The cemetery was damaged by air raids during World War II and then by the Makurazaki Typhoon (Typhoon Ida) of 1945. After the war’s end, the site became national property, and repair work was begun. In 1947, the area was reopened to the public as Nagasako Park. As the city did not have the resources to maintain the property after its renovation, local Navy veteran volunteers took on the task of upkeeping the grounds. In 1971, these volunteers established the Society for the Preservation of the Kure Naval Cemetery, which continues to care for the property. Over the years, more monuments were erected in the park, including one dedicated to the battleship Yamato and the soldiers who perished while serving aboard her. Other monuments are dedicated to members of particular units or list the names of sailors and soldiers who gave up their lives while serving on specific ships or islands. Though the monuments from older conflicts are large, the newer monuments, such as those that honor soldiers killed during World War II, are smaller in order to conserve space. This shift indicates the unprecedented loss of life during that war.

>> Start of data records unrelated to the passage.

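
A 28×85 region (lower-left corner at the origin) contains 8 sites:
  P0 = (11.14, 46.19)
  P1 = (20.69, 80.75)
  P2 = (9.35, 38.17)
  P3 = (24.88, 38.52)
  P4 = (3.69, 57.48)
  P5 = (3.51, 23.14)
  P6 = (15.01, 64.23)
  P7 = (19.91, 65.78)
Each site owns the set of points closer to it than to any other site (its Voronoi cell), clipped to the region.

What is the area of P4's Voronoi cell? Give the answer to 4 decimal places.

1. box [0,28]×[0,85]: [(0, 0) (28, 0) (28, 85) (0, 85)]
2. ⊥bis P4·P0 via (7.415,51.835): [(0, 46.942) (28, 65.4185) (28, 85) (0, 85)]  |A|=806.9521
3. ⊥bis P4·P1 via (12.19,69.115): [(0, 78.0205) (0, 46.942) (22.3517, 61.6913)]  |A|=347.3275
4. ⊥bis P4·P2 via (6.52,47.825): [(0, 78.0205) (0, 46.942) (22.3517, 61.6913)]  |A|=347.3275
5. ⊥bis P4·P3 via (14.285,48): [(0, 78.0205) (0, 46.942) (22.3517, 61.6913)]  |A|=347.3275
6. ⊥bis P4·P5 via (3.6,40.31): [(0, 78.0205) (0, 46.942) (22.3517, 61.6913)]  |A|=347.3275
7. ⊥bis P4·P6 via (9.35,60.855): [(0, 76.5353) (0, 46.942) (12.6634, 55.2983)]  |A|=187.3758
8. ⊥bis P4·P7 via (11.8,61.63): [(0, 76.5353) (0, 46.942) (12.6634, 55.2983)]  |A|=187.3758
9. canonical 3-gon: [(0, 76.5353) (0, 46.942) (12.6634, 55.2983)]
10. shoelace: 187.3758

Area of P4's cell: 187.3758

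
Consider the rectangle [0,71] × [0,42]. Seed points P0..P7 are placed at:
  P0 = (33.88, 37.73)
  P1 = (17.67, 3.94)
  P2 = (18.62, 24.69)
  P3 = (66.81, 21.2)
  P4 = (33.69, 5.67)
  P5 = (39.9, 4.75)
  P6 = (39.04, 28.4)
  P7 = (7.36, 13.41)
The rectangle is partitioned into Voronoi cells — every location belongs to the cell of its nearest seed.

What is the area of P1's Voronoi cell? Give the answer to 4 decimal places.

Area of P1's cell: 203.8035

1. box [0,71]×[0,42]: [(0, 0) (71, 0) (71, 42) (0, 42)]
2. ⊥bis P1·P0 via (25.775,20.835): [(0, 33.2) (0, 0) (69.2059, 0)]  |A|=1148.8171
3. ⊥bis P1·P2 via (18.145,14.315): [(41.605, 13.2409) (0, 15.1457) (0, 0) (69.2059, 0)]  |A|=773.244
4. ⊥bis P1·P3 via (42.24,12.57): [(42.0853, 13.0105) (41.605, 13.2409) (0, 15.1457) (0, 0) (46.6551, 0)]  |A|=626.5454
5. ⊥bis P1·P4 via (25.68,4.805): [(24.6854, 14.0156) (0, 15.1457) (0, 0) (26.1989, 0)]  |A|=370.535
6. ⊥bis P1·P5 via (28.785,4.345): [(24.6854, 14.0156) (0, 15.1457) (0, 0) (26.1989, 0)]  |A|=370.535
7. ⊥bis P1·P6 via (28.355,16.17): [(24.6854, 14.0156) (0, 15.1457) (0, 0) (26.1989, 0)]  |A|=370.535
8. ⊥bis P1·P7 via (12.515,8.675): [(24.6854, 14.0156) (17.7136, 14.3347) (4.5468, 0) (26.1989, 0)]  |A|=203.8035
9. canonical 4-gon: [(24.6854, 14.0156) (17.7136, 14.3347) (4.5468, 0) (26.1989, 0)]
10. shoelace: 203.8035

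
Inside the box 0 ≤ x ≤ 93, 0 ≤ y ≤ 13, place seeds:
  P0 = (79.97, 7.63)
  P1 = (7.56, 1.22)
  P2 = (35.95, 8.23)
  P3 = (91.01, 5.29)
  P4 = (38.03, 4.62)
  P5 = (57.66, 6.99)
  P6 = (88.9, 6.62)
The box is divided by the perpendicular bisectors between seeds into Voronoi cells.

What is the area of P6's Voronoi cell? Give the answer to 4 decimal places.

1. box [0,93]×[0,13]: [(0, 0) (93, 0) (93, 13) (0, 13)]
2. ⊥bis P6·P0 via (84.435,7.125): [(83.6291, 0) (93, 0) (93, 13) (85.0995, 13)]  |A|=112.264
3. ⊥bis P6·P1 via (48.23,3.92): [(83.6291, 0) (93, 0) (93, 13) (85.0995, 13)]  |A|=112.264
4. ⊥bis P6·P2 via (62.425,7.425): [(83.6291, 0) (93, 0) (93, 13) (85.0995, 13)]  |A|=112.264
5. ⊥bis P6·P3 via (89.955,5.955): [(83.6291, 0) (86.2014, 0) (93, 10.7858) (93, 13) (85.0995, 13)]  |A|=75.5997
6. ⊥bis P6·P4 via (63.465,5.62): [(83.6291, 0) (86.2014, 0) (93, 10.7858) (93, 13) (85.0995, 13)]  |A|=75.5997
7. ⊥bis P6·P5 via (73.28,6.805): [(83.6291, 0) (86.2014, 0) (93, 10.7858) (93, 13) (85.0995, 13)]  |A|=75.5997
8. canonical 5-gon: [(83.6291, 0) (86.2014, 0) (93, 10.7858) (93, 13) (85.0995, 13)]
9. shoelace: 75.5997

Area of P6's cell: 75.5997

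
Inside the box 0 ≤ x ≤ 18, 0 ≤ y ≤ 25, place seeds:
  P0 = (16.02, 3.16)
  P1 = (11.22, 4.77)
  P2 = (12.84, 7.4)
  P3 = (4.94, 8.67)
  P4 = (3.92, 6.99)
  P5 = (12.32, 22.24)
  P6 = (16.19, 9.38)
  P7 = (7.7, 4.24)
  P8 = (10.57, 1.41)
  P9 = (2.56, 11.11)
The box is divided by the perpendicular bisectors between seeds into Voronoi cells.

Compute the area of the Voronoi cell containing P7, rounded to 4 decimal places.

Area of P7's cell: 31.9994

1. box [0,18]×[0,25]: [(0, 0) (18, 0) (18, 25) (0, 25)]
2. ⊥bis P7·P0 via (11.86,3.7): [(0, 0) (11.3797, 0) (14.6249, 25) (0, 25)]  |A|=325.0577
3. ⊥bis P7·P1 via (9.46,4.505): [(0, 0) (10.1383, 0) (6.3741, 25) (0, 25)]  |A|=206.4052
4. ⊥bis P7·P2 via (10.27,5.82): [(0, 22.525) (0, 0) (10.1383, 0) (8.9351, 7.9914)]  |A|=141.1407
5. ⊥bis P7·P3 via (6.32,6.455): [(8.8938, 8.0585) (0, 2.5175) (0, 0) (10.1383, 0) (8.9351, 7.9914)]  |A|=52.1695
6. ⊥bis P7·P4 via (5.81,5.615): [(8.8938, 8.0585) (6.5049, 6.5702) (1.725, 0) (10.1383, 0) (8.9351, 7.9914)]  |A|=38.3146
7. ⊥bis P7·P5 via (10.01,13.24): [(8.8938, 8.0585) (6.5049, 6.5702) (1.725, 0) (10.1383, 0) (8.9351, 7.9914)]  |A|=38.3146
8. ⊥bis P7·P6 via (11.945,6.81): [(8.8938, 8.0585) (6.5049, 6.5702) (1.725, 0) (10.1383, 0) (8.9351, 7.9914)]  |A|=38.3146
9. ⊥bis P7·P8 via (9.135,2.825): [(8.8938, 8.0585) (6.5049, 6.5702) (1.725, 0) (6.3494, 0) (9.6364, 3.3335) (8.9351, 7.9914)]  |A|=31.9994
10. ⊥bis P7·P9 via (5.13,7.675): [(8.8938, 8.0585) (6.5049, 6.5702) (1.725, 0) (6.3494, 0) (9.6364, 3.3335) (8.9351, 7.9914)]  |A|=31.9994
11. canonical 6-gon: [(8.8938, 8.0585) (6.5049, 6.5702) (1.725, 0) (6.3494, 0) (9.6364, 3.3335) (8.9351, 7.9914)]
12. shoelace: 31.9994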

One of the tombstones in the cemetery belongs to a British sailor. After the formation of the Anglo-Japanese Alliance in 1902, the Japanese Imperial Navy and Britain’s Royal Navy maintained a close relationship. As part of this relationship, a British battleship visited Kure in 1907. During the journey to Kure, a 19-year-old British sailor named George Tibbins fell overboard and drowned. The Royal Navy placed a tombstone dedicated to him in the Kure Naval Cemetery that same year. After the end of World War II, a few citizens of Kure destroyed Tibbins’s tombstone in retaliation for the bombings the city had endured. The majority of Kure’s residents, however, felt this action was unjust. They collected money to rebuild the monument and surround it with a metal enclosure to protect it from future vandals. The tomb is maintained by the cemetery’s volunteer organization to this day. The Tibbins monument and other tombstones are also regularly decorated with flowers by students from Nagasako Elementary School, and every year on the autumnal equinox, the Society for the Preservation of the Kure Naval Cemetery and the city of Kure hold a joint memorial service for those who died as casualties of war.